The Council of Canadians’ statement on the National Inquiry into Missing and Murdered Indigenous Women and Girls

This week, the National Inquiry into Missing and Murdered Indigenous Women and Girls released its final report.

Reclaiming Power and Place: The Final Report of the National Inquiry into Missing and Murdered Indigenous Women and Girls confirms what Indigenous peoples have been saying for a long time.

The report “reveals that persistent and deliberate human and Indigenous rights violations and abuses are the root cause behind Canada’s staggering rates of violence against Indigenous women, girls and 2SLGBTQQIA [two-spirit, lesbian, gay, bisexual, transgender, queer, questioning, intersex and asexual] people… It is time to call it as it is: Canada’s past and current colonial policies, actions and inactions towards Indigenous Peoples is Genocide.”

June 4, 2019

This has to stop.

This has to stop.

Nestlé’s permit to pump groundwater out of Aberfoyle, Ontario for its bottled water empire expired two years ago.

Since then, Nestlé has continued aggressively pumping.

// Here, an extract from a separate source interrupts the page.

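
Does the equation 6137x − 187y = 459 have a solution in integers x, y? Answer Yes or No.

gcd(6137, 187): 6137 = 32·187 + 153; 187 = 1·153 + 34; 153 = 4·34 + 17; 34 = 2·17 + 0 → 17
17 divides 459, so a solution exists.

Yes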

And earlier today, it surpassed taking its 2 billionth litre of water on that expired permit.

This is an astronomical amount of pure, clean and increasingly valuable water taken directly from the underground aquifer that will never be replenished.

Nestlé is exploiting Ontario’s lax regulations that allow commercial water bottlers to continue pumping out and bottling groundwater after their permits expire if they apply for a renewal before the expiration date.

Nestlé is currently seeking a new 10-year permit to continue its bottled water takings.